Political Islam came to fill a vacuum in the region, caused by failed secular ideologies which dominated a large part of the Arab world, including pan-Arabism and socialism. “It was used to fight communism in the region and the Soviets in Afghanistan,” said Dr Ebtisam Al Ketbi, president of the Emirates Policy Centre, an Abu Dhabi-based think tank which organised the event.
“Policies have been limited to uprooting the phenomenon so far but we must look into the future of political Islam through more effective ways and discussing the roles of countries like Qatar and Iran in feeding it.”
Islam is the only religion in the world which includes a military dimension such as jihad and martyrdom. “So they have awoken this giant and we are suffering from this issue,” said Dr Mustafa Alani, senior adviser and director of security and terrorism at the Gulf Research Centre.

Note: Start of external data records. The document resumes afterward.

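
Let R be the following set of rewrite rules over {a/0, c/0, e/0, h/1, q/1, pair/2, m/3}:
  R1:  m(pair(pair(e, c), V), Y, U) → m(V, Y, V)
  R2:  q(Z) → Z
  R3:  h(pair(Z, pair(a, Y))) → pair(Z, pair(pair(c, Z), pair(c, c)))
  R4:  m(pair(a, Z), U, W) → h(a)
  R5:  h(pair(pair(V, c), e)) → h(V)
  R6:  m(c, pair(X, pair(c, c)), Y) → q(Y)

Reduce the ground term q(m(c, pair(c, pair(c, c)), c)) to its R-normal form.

1. q(m(c, pair(c, pair(c, c)), c))  →  m(c, pair(c, pair(c, c)), c)   [R2 at ε]
2. m(c, pair(c, pair(c, c)), c)  →  q(c)   [R6 at ε]
3. q(c)  →  c   [R2 at ε]

c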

“We cannot defeat it completely in the future – it can only be fought by moderate Islam, not by secular thinking. But without dealing with this phenomenon, we won’t get rid of extremism.”
Studies have shown that Europe has been the main fuel for Daesh, from countries such as the United Kingdom and Germany. “It’s strange,” Dr Abah said. “[Some] are of Islamic origin but a third of these terrorists are not Muslim – they are of European origin.”
They called on keeping religion separate from politics to ensure stability in countries such as Syria, Yemen and Libya. “I hope we can keep Islam away from politics because Western countries developed after dividing religion from the state,” Dr Alani said. “The reality on the ground is completely different [here].
"Daesh was a product that came out of a lack of justice so they are a product of political situations.”
Al Qaeda was established after the Soviet invasion of Afghanistan and Daesh was born after the US invasion of Iraq.
“Militias supporting these terrorist groups are another issue,” he added. “From Hezbollah in Lebanon to the Houthis in Yemen, the environment has to change. We cannot destroy these terrorist groups without destroying the militias that are backed by Iran.”
They were said to exploit Islam to reach power.
It is being manipulated,” said Dr Ridwan Al Sayyid, visiting professor of Islamic studies at The American University of Beirut.
“If you want Islam to be a unifying factor, let us not involve it in politics because then it will be harmful to the religion. Iranians are sabotaging surrounding countries in the name of religion and I don’t think there is a future for it.”
He said using religion in politics has created divisions in Islam. “Muslims have learned very tough lessons over the past 40 years when we used religion,” he said. “It turns us into divided societies and it is a way to mislead us. The Quran was used selectively to disseminate violence around the world so now we need to find out how to regain peacefulness to Islam.”
Dr Abah called on the need to reconfigure the political structure of certain Arab countries. “We are now in a crisis,” he said. “Political Islam is an intricate part of the problem because it exploits a political system, integrates it in a society and so it becomes a problem for the country. We need to rethink political structures.”